What To Expect When You’re Expecting A PTBNL
After the trading deadline this year, the Royals were able to ship Jose Guillen and a boatload of cash to the San Francisco Giants.
So the Royals’ biggest headache of the past three years is gone. What’s in it for us?
The Royals netted a “player to be named later,” one of the most enigmatic phrases in baseball.
The beauty of it is that, like a box of chocolates, you never know what you’re gonna get. That’s the downside too, though. It’s a crapshoot.
And most of the time, the team on the receiving end of a PTBNL doesn’t hit a jackpot.
But it has happened. Players who were once “to be named later” sometimes become stars. Even superstars.
Former Royal Scott Podsednik was once a PTBNL, as was Coco Crisp (in fact, if you follow the “trading tree” that brought Crisp to Kansas City, you’ll see that he was traded to Boston for Ramon Ramirez; Ramirez had been acquired from Colorado for, you guessed it, a player to be named later, who turned out to be Jorge de la Rosa).
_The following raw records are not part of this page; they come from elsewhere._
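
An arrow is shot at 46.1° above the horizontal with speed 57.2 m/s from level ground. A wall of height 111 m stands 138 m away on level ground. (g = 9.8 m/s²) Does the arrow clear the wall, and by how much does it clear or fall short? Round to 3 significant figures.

v_x = 57.2 cos 46.1° = 39.66 m/s; v_y0 = 57.2 sin 46.1° = 41.22 m/s.
Time to reach the wall: t = 138 / 39.66 = 3.480 s.
Height at that point: y = 41.22×3.480 − 4.900×3.480² = 84.10 m.
That is 111 − 84.10 = 26.9 m below the top of the wall, so the arrow does not clear it.

No — it falls 26.9 m short of clearing the wall.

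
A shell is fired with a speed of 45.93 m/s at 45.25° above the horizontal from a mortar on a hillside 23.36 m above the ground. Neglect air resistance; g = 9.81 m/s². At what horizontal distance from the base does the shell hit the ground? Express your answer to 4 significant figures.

Components: v_x = 45.93 cos 45.25° = 32.335 m/s, v_y = 45.93 sin 45.25° = 32.619 m/s.
Vertical: 0 = 23.36 + 32.619 t − ½(9.81) t² ⇒ 4.905 t² − 32.619 t − 23.36 = 0.
t = [32.619 + √(1064.0 + 458.32)] / 9.810 = 7.3023 s.
Horizontal: R = v_x · t = 32.335 × 7.3023 = 236.1 m.

236.1 m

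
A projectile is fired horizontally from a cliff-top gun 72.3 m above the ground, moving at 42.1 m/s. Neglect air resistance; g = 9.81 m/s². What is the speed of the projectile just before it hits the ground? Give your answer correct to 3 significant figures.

Fall time: t = √(2 × 72.3 / 9.81) = 3.839 s.
At impact: v_x = 42.1 m/s (unchanged), v_y = g t = 9.81 × 3.839 = 37.66 m/s.
Speed = √(v_x² + v_y²) = √(1772 + 1418) = 56.5 m/s.

56.5 m/s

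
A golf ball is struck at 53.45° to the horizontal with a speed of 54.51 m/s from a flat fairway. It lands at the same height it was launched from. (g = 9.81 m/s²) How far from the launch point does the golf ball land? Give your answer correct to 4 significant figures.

Components: v_x = 54.51 cos 53.45° = 32.462 m/s, v_y = 54.51 sin 53.45° = 43.790 m/s.
Time of flight (same landing height): t = 2 v_y / g = 2 × 43.790 / 9.81 = 8.9276 s.
Range: R = v_x · t = 32.462 × 8.9276 = 289.8 m.

289.8 m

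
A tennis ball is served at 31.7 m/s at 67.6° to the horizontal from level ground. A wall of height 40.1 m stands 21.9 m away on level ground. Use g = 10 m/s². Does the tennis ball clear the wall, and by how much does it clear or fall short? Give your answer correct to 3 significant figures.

v_x = 31.7 cos 67.6° = 12.08 m/s; v_y0 = 31.7 sin 67.6° = 29.31 m/s.
Time to reach the wall: t = 21.9 / 12.08 = 1.813 s.
Height at that point: y = 29.31×1.813 − 5.000×1.813² = 36.70 m.
That is 40.1 − 36.70 = 3.40 m below the top of the wall, so the tennis ball does not clear it.

No — it falls 3.40 m short of clearing the wall.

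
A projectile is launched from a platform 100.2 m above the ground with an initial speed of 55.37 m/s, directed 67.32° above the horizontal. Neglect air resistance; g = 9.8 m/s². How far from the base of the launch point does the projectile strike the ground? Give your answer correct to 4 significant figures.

Components: v_x = 55.37 cos 67.32° = 21.350 m/s, v_y = 55.37 sin 67.32° = 51.088 m/s.
Vertical: 0 = 100.2 + 51.088 t − ½(9.8) t² ⇒ 4.900 t² − 51.088 t − 100.2 = 0.
t = [51.088 + √(2610.0 + 1963.9)] / 9.800 = 12.114 s.
Horizontal: R = v_x · t = 21.350 × 12.114 = 258.6 m.

258.6 m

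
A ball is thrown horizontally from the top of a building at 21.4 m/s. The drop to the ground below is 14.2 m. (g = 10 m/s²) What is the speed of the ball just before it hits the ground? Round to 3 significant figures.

Fall time: t = √(2 × 14.2 / 10) = 1.685 s.
At impact: v_x = 21.4 m/s (unchanged), v_y = g t = 10 × 1.685 = 16.85 m/s.
Speed = √(v_x² + v_y²) = √(458.0 + 283.9) = 27.2 m/s.

27.2 m/s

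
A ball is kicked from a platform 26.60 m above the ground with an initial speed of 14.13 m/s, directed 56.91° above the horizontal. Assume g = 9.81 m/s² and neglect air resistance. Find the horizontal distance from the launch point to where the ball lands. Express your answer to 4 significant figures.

29.54 m

Components: v_x = 14.13 cos 56.91° = 7.7144 m/s, v_y = 14.13 sin 56.91° = 11.838 m/s.
Vertical: 0 = 26.60 + 11.838 t − ½(9.81) t² ⇒ 4.905 t² − 11.838 t − 26.60 = 0.
t = [11.838 + √(140.14 + 521.89)] / 9.810 = 3.8296 s.
Horizontal: R = v_x · t = 7.7144 × 3.8296 = 29.54 m.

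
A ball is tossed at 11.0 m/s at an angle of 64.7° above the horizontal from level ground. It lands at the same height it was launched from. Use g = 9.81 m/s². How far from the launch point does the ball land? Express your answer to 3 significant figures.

9.53 m

Components: v_x = 11.0 cos 64.7° = 4.701 m/s, v_y = 11.0 sin 64.7° = 9.945 m/s.
Time of flight (same landing height): t = 2 v_y / g = 2 × 9.945 / 9.81 = 2.028 s.
Range: R = v_x · t = 4.701 × 2.028 = 9.53 m.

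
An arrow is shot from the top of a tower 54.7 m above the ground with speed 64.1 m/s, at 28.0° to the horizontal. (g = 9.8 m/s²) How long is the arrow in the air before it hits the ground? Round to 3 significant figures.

7.61 s

Vertical component: v_y = 64.1 sin 28.0° = 30.09 m/s.
Taking up as positive with launch at y = 54.7 m, landing at y = 0: 0 = 54.7 + 30.09 t − ½(9.8) t².
Solving 4.900 t² − 30.09 t − 54.7 = 0 gives t = [30.09 + √(30.09² + 4·4.900·54.7)] / 9.800 = 7.61 s.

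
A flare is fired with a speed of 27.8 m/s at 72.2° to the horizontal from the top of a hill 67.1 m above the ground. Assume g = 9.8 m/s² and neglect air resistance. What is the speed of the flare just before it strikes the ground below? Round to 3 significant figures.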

Pitchers Jason Schmidt and Jeremy Bonderman were also PTBNLs, as was outfielder Moises Alou.
But perhaps the most successful PTBNL was David Arias.
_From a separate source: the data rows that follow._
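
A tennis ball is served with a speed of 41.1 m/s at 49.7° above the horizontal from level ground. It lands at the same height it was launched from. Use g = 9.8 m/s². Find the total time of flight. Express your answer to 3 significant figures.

Vertical component: v_y = 41.1 sin 49.7° = 31.35 m/s.
For a projectile landing at launch height, time of flight is t = 2 v_y / g = 2 × 31.35 / 9.8 = 6.40 s.

6.40 s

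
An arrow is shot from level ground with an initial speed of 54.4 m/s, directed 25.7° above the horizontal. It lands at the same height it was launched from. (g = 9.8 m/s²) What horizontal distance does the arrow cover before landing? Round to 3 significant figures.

236 m

Components: v_x = 54.4 cos 25.7° = 49.02 m/s, v_y = 54.4 sin 25.7° = 23.59 m/s.
Time of flight (same landing height): t = 2 v_y / g = 2 × 23.59 / 9.8 = 4.814 s.
Range: R = v_x · t = 49.02 × 4.814 = 236 m.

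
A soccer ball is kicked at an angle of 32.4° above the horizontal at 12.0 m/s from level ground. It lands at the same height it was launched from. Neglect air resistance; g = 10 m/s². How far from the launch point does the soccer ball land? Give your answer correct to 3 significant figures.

13.0 m

For level ground, R = v₀² sin(2θ) / g.
sin(2 × 32.4°) = sin 64.80° = 0.9048.
R = (12.0)² × 0.9048 / 10 = 13.0 m.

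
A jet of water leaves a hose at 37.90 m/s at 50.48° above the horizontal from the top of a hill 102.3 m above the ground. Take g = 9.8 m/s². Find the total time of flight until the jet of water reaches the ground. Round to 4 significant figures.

Vertical component: v_y = 37.90 sin 50.48° = 29.236 m/s.
Taking up as positive with launch at y = 102.3 m, landing at y = 0: 0 = 102.3 + 29.236 t − ½(9.8) t².
Solving 4.900 t² − 29.236 t − 102.3 = 0 gives t = [29.236 + √(29.236² + 4·4.900·102.3)] / 9.800 = 8.440 s.

8.440 s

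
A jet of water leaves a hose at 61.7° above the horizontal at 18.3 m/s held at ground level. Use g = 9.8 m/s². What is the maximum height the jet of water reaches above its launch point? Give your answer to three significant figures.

Vertical component of launch velocity: v_y = 18.3 sin 61.7° = 16.11 m/s.
At the highest point the vertical velocity is zero, so v_y² = 2 g h_max.
h_max = (16.11)² / (2 × 9.8) = 259.5 / 19.60 = 13.2 m.

13.2 m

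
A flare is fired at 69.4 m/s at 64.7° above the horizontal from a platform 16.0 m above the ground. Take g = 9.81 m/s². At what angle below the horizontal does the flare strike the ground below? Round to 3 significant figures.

v_x = 69.4 cos 64.7° = 29.66 m/s.
At impact |v_y| = √(v_y0² + 2 g h) = √(62.74² + 2×9.81×16.0) = 65.19 m/s.
Angle below horizontal = arctan(|v_y| / v_x) = arctan(65.19 / 29.66) = 65.5°.

65.5°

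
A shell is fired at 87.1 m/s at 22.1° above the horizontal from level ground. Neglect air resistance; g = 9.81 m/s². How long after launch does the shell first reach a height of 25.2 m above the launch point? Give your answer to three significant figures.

v_y0 = 87.1 sin 22.1° = 32.77 m/s.
Set y = v_y0 t − ½ g t² = 25.2: 4.905 t² − 32.77 t + 25.2 = 0.
t = [32.77 ± √(1074 − 494.4)] / 9.81 = (32.77 ± 24.07) / 9.81, giving t = 0.887 s or t = 5.79 s.
The shell is on the way up at the first time, so t = 0.887 s.

0.887 s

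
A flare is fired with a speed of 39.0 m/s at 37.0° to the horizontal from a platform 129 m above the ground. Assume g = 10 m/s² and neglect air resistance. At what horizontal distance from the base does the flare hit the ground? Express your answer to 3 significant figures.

Components: v_x = 39.0 cos 37.0° = 31.15 m/s, v_y = 39.0 sin 37.0° = 23.47 m/s.
Vertical: 0 = 129 + 23.47 t − ½(10) t² ⇒ 5.000 t² − 23.47 t − 129 = 0.
t = [23.47 + √(550.8 + 2580)] / 10.00 = 7.942 s.
Horizontal: R = v_x · t = 31.15 × 7.942 = 247 m.

247 m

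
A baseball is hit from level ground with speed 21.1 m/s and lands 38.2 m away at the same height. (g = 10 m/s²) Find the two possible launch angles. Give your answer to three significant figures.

Level-ground range: R = v₀² sin(2θ)/g ⇒ sin 2θ = R g / v₀² = 38.2×10/21.1² = 0.8580.
2θ = arcsin(0.8580) = 59.09° or 180° − 59.09° = 120.91°.
So θ = 29.5° or θ = 60.5°.

29.5° and 60.5°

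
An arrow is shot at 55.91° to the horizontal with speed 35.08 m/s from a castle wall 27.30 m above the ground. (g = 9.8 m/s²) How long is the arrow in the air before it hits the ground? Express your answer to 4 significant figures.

6.754 s

Vertical component: v_y = 35.08 sin 55.91° = 29.052 m/s.
Taking up as positive with launch at y = 27.30 m, landing at y = 0: 0 = 27.30 + 29.052 t − ½(9.8) t².
Solving 4.900 t² − 29.052 t − 27.30 = 0 gives t = [29.052 + √(29.052² + 4·4.900·27.30)] / 9.800 = 6.754 s.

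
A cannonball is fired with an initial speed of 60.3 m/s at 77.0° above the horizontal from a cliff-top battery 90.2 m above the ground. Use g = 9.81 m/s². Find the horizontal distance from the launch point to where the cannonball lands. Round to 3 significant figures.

Components: v_x = 60.3 cos 77.0° = 13.56 m/s, v_y = 60.3 sin 77.0° = 58.75 m/s.
Vertical: 0 = 90.2 + 58.75 t − ½(9.81) t² ⇒ 4.905 t² − 58.75 t − 90.2 = 0.
t = [58.75 + √(3452 + 1770)] / 9.810 = 13.36 s.
Horizontal: R = v_x · t = 13.56 × 13.36 = 181 m.

181 m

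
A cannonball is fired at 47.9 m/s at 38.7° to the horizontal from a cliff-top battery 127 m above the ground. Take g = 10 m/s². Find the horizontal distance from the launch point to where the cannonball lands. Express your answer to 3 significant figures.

331 m

Components: v_x = 47.9 cos 38.7° = 37.38 m/s, v_y = 47.9 sin 38.7° = 29.95 m/s.
Vertical: 0 = 127 + 29.95 t − ½(10) t² ⇒ 5.000 t² − 29.95 t − 127 = 0.
t = [29.95 + √(897.0 + 2540)] / 10.00 = 8.858 s.
Horizontal: R = v_x · t = 37.38 × 8.858 = 331 m.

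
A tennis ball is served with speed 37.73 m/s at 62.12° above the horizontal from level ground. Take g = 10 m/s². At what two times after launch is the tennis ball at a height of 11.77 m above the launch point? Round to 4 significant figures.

v_y0 = 37.73 sin 62.12° = 33.351 m/s.
Set y = v_y0 t − ½ g t² = 11.77: 5.000 t² − 33.351 t + 11.77 = 0.
t = [33.351 ± √(1112.3 − 235.40)] / 10 = (33.351 ± 29.612) / 10, giving t = 0.3739 s or t = 6.296 s.
So the tennis ball is at 11.77 m at t = 0.3739 s (rising) and t = 6.296 s (falling).

0.3739 s and 6.296 s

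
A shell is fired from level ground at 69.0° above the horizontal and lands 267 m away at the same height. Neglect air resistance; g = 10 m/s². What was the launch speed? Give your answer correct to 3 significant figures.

63.2 m/s

On level ground, R = v₀² sin(2θ) / g, so v₀ = √(R g / sin 2θ).
sin(2 × 69.0°) = 0.6691.
v₀ = √(267 × 10 / 0.6691) = √3990 = 63.2 m/s.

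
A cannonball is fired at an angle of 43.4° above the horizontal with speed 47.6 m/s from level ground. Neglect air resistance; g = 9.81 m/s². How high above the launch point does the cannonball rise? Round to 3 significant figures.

Vertical component of launch velocity: v_y = 47.6 sin 43.4° = 32.71 m/s.
At the highest point the vertical velocity is zero, so v_y² = 2 g h_max.
h_max = (32.71)² / (2 × 9.81) = 1070 / 19.62 = 54.5 m.

54.5 m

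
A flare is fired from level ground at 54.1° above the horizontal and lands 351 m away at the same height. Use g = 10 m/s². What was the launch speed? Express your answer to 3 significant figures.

60.8 m/s

On level ground, R = v₀² sin(2θ) / g, so v₀ = √(R g / sin 2θ).
sin(2 × 54.1°) = 0.9500.
v₀ = √(351 × 10 / 0.9500) = √3695 = 60.8 m/s.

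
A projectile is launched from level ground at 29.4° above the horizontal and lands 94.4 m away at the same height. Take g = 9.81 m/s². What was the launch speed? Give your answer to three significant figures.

32.9 m/s

On level ground, R = v₀² sin(2θ) / g, so v₀ = √(R g / sin 2θ).
sin(2 × 29.4°) = 0.8554.
v₀ = √(94.4 × 9.81 / 0.8554) = √1083 = 32.9 m/s.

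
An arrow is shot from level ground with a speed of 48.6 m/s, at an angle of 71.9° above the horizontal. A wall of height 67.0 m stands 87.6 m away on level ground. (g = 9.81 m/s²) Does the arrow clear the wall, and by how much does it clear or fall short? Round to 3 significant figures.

v_x = 48.6 cos 71.9° = 15.10 m/s; v_y0 = 48.6 sin 71.9° = 46.20 m/s.
Time to reach the wall: t = 87.6 / 15.10 = 5.801 s.
Height at that point: y = 46.20×5.801 − 4.905×5.801² = 102.9 m.
That is 102.9 − 67.0 = 35.9 m above the top of the wall, so the arrow clears it.

Yes — it clears the wall by 35.9 m.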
Arias was a farmhand in the Seattle Mariners system when he became the player to be named later in a trade where the Mariners acquired Dave Hollins from the Minnesota Twins (Hollins, by the way, is probably best known for going on the disabled list for a spider bite).
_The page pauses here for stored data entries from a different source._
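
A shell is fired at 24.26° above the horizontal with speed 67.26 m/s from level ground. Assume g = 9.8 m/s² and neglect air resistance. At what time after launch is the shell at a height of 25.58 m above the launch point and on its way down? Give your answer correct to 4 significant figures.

4.473 s

v_y0 = 67.26 sin 24.26° = 27.636 m/s.
Set y = v_y0 t − ½ g t² = 25.58: 4.900 t² − 27.636 t + 25.58 = 0.
t = [27.636 ± √(763.75 − 501.37)] / 9.8 = (27.636 ± 16.198) / 9.8, giving t = 1.167 s or t = 4.473 s.
On the way down corresponds to the larger root: t = 4.473 s.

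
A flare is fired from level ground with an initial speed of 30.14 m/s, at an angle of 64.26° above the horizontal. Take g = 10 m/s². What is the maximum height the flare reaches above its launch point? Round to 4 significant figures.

Vertical component of launch velocity: v_y = 30.14 sin 64.26° = 27.149 m/s.
At the highest point the vertical velocity is zero, so v_y² = 2 g h_max.
h_max = (27.149)² / (2 × 10) = 737.07 / 20.00 = 36.85 m.

36.85 m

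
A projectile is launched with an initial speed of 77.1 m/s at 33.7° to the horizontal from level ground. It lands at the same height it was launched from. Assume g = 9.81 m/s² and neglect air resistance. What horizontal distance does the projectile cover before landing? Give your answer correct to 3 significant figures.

559 m

For level ground, R = v₀² sin(2θ) / g.
sin(2 × 33.7°) = sin 67.40° = 0.9232.
R = (77.1)² × 0.9232 / 9.81 = 559 m.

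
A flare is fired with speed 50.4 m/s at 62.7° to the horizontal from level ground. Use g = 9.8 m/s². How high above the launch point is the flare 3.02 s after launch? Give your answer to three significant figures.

v_y0 = 50.4 sin 62.7° = 44.79 m/s.
y(t) = v_y0 t − ½ g t² = 44.79×3.02 − 4.900×3.02² = 90.6 m.

90.6 m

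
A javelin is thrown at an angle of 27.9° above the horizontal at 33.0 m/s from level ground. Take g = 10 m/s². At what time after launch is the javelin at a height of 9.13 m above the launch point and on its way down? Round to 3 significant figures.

2.29 s

v_y0 = 33.0 sin 27.9° = 15.44 m/s.
Set y = v_y0 t − ½ g t² = 9.13: 5.000 t² − 15.44 t + 9.13 = 0.
t = [15.44 ± √(238.4 − 182.6)] / 10 = (15.44 ± 7.470) / 10, giving t = 0.797 s or t = 2.29 s.
On the way down corresponds to the larger root: t = 2.29 s.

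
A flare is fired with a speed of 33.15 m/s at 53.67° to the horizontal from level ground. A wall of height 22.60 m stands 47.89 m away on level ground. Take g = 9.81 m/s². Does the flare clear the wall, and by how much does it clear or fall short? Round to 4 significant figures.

v_x = 33.15 cos 53.67° = 19.639 m/s; v_y0 = 33.15 sin 53.67° = 26.706 m/s.
Time to reach the wall: t = 47.89 / 19.639 = 2.4385 s.
Height at that point: y = 26.706×2.4385 − 4.905×2.4385² = 35.956 m.
That is 35.956 − 22.60 = 13.36 m above the top of the wall, so the flare clears it.

Yes — it clears the wall by 13.36 m.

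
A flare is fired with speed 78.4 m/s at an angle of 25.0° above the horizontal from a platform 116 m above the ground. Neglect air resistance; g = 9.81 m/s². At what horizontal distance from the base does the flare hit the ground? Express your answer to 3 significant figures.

Components: v_x = 78.4 cos 25.0° = 71.05 m/s, v_y = 78.4 sin 25.0° = 33.13 m/s.
Vertical: 0 = 116 + 33.13 t − ½(9.81) t² ⇒ 4.905 t² − 33.13 t − 116 = 0.
t = [33.13 + √(1098 + 2276)] / 9.810 = 9.298 s.
Horizontal: R = v_x · t = 71.05 × 9.298 = 661 m.

661 m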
Arias, a power-hitting first baseman, told his new team that he’d rather go by his other name: David Ortiz.
That’s right. Big Papi, who of course would go on to be a superstar for the Boston Red Sox, was a player to be named later.
So it could happen. It’s not bloody likely, but it could happen.
Here are a few scenarios the Royals could experience when they discover the identity of their player to be named later.
Worst-case scenario: a light-hitting middle infielder with zero power and even less potential.
Reasonable scenario: a bullpen arm who may or may not be able to help the Royals in the long run.
Best-case, fantasy-world scenario: the next Big Papi.